Antwerp (Aug. 13)
The campaign against Jews and foreigners is assuming rather an aggressive character in Belgium, influenced to some extent by the growing economic crisis at home. The largest Belgian paper (the liberal “Le Soir”) has just published an article indicating unmistakably that by foreigners it means Jews. And we have the official organ of the Belgian Labor Party, “De Volksgazet”, at the same time the official organ of the Belgian Diamond Workers, accusing the Antwerp Jewish diamond manufacturers of supporting Hitlerism to the detriment of the Belgian workers by sending their diamonds to be polished in Germany, while the greater number of Belgian diamond polishers are out of employment. Unfortunately, the accusation is true.
The Antwerp and Amsterdam diamond manufacturers, according to these papers, are at the present time providing work for about 5,000 workers in Germany, most of them organized in the Nazi unions. These Germans work as much as 14 hours a day for a small wage, to which the German Government adds a subsidy equal to the usual unemployment pay. It is not surprising, therefore, that the Belgian workers cannot compete with this subsidized German labor, and that while there are no unemployed diamond workers in Germany, there are in Belgium about 18,000 unemployed men and women in that trade.
That is why the Antwerp and Amsterdam diamond manufacturers, who are indeed most of them Jews, prefer to send their diamonds to be polished in Germany, where it is cheaper, thus compelling one Belgian workshop after the other to close down.
This went on unnoticed for a long time. But when the Nazis started their anti-Jewish policy it was brought to public attention. The constant reports of anti-Jewish ill-treatment in Germany created a feeling of indignation among the Antwerp Jews, and it was decided to institute a boycott. There was talk of the first step being taken by the diamond industry. But it soon appeared that there were a number of serious obstacles in the way. Above all there was no agreement among the diamond dealers about the need or the effectiveness of a Jewish boycott of German goods or services.
Then the Belgian Labor Press came along and snapped up this internal conflict for its own ends, the battle of the diamond workers against the diamond industry. So now, whatever opinions may be held about the matter, Belgian Jewry finds itself compelled to take a stand in defence of Jewish rights.
The policy of waiting and saying nothing that has been observed so far by the responsible spokesmen of Belgian Jewry in regard to the Jewish situation in Germany has not succeeded. The only thing it has achieved has been the circulation of proclamations by a Jewish defence committee, calling on the Jews to boycott German goods.
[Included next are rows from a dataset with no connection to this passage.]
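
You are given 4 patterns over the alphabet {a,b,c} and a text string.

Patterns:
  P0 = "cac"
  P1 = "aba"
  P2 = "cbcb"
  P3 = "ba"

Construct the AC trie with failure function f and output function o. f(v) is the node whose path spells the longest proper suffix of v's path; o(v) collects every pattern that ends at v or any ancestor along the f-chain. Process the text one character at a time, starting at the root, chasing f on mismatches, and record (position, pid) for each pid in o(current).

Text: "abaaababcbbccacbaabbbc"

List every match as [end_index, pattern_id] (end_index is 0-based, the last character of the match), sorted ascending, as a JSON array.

Build:
Trie nodes:
  n0 'ε': a→4 b→10 c→1
  n1 'c': a→2 b→7
  n2 'ca': c→3
  n3 'cac': ·  ←P0
  n4 'a': b→5
  n5 'ab': a→6
  n6 'aba': ·  ←P1
  n7 'cb': c→8
  n8 'cbc': b→9
  n9 'cbcb': ·  ←P2
  n10 'b': a→11
  n11 'ba': ·  ←P3

Failure links (BFS by depth):
  n1('c'): parent n0 fail=0; on 'c' 0 → fail=0;  out ∅∪∅=∅
  n4('a'): parent n0 fail=0; on 'a' 0 → fail=0;  out ∅∪∅=∅
  n10('b'): parent n0 fail=0; on 'b' 0 → fail=0;  out ∅∪∅=∅
  n2('ca'): parent n1 fail=0; on 'a' 0 → fail=4;  out ∅∪∅=∅
  n5('ab'): parent n4 fail=0; on 'b' 0 → fail=10;  out ∅∪∅=∅
  n7('cb'): parent n1 fail=0; on 'b' 0 → fail=10;  out ∅∪∅=∅
  n11('ba'): parent n10 fail=0; on 'a' 0 → fail=4;  out {3}∪∅={3}
  n3('cac'): parent n2 fail=4; on 'c' 4→0 → fail=1;  out {0}∪∅={0}
  n6('aba'): parent n5 fail=10; on 'a' 10 → fail=11;  out {1}∪{3}={1,3}
  n8('cbc'): parent n7 fail=10; on 'c' 10→0 → fail=1;  out ∅∪∅=∅
  n9('cbcb'): parent n8 fail=1; on 'b' 1 → fail=7;  out {2}∪∅={2}

Text stream:
[0] read 'a'  n0⇒n4
[1] read 'b'  n4⇒n5
[2] read 'a'  n5⇒n6  → match P1@[0:2],P3@[1:2]
[3] read 'a'  n6⇒n4 (fail-walked)
[4] read 'a'  n4⇒n4 (fail-walked)
[5] read 'b'  n4⇒n5
[6] read 'a'  n5⇒n6  → match P1@[4:6],P3@[5:6]
[7] read 'b'  n6⇒n5 (fail-walked)
[8] read 'c'  n5⇒n1 (fail-walked)
[9] read 'b'  n1⇒n7
[10] read 'b'  n7⇒n10 (fail-walked)
[11] read 'c'  n10⇒n1 (fail-walked)
[12] read 'c'  n1⇒n1 (fail-walked)
[13] read 'a'  n1⇒n2
[14] read 'c'  n2⇒n3  → match P0@[12:14]
[15] read 'b'  n3⇒n7 (fail-walked)
[16] read 'a'  n7⇒n11 (fail-walked)  → match P3@[15:16]
[17] read 'a'  n11⇒n4 (fail-walked)
[18] read 'b'  n4⇒n5
[19] read 'b'  n5⇒n10 (fail-walked)
[20] read 'b'  n10⇒n10 (fail-walked)
[21] read 'c'  n10⇒n1 (fail-walked)

Matches: [[2,1],[2,3],[6,1],[6,3],[14,0],[16,3]]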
These proclamations have caused a good deal of resentment, even in Jewish quarters, because they have been issued without any previous consultation with competent Jewish bodies.
Steps are now being taken to form a committee in Belgium to defend Jewish interests, on the same lines as the committee existing in Holland, which will, among other things, seek to settle this question of sending diamonds to be polished in Germany.
Such a representative body of Belgian Jewry has long been needed, for Belgian Jewry has had no means of expressing itself. The Consistory of Jewish Communities in Belgium, which was to have carried on this work, has had neither the desire nor the power to go outside its purely religious functions.
The Jewish Communities in Belgium are voluntary religious associations, without any power to impose compulsory taxation on the Jewish population, and so far have no intention of including secular affairs within their scope of activity. Their membership is very small, for even charity and social aid are matters dealt with in Belgium not by the Communities, but by separate organizations which are linked into a centralized body in Antwerp.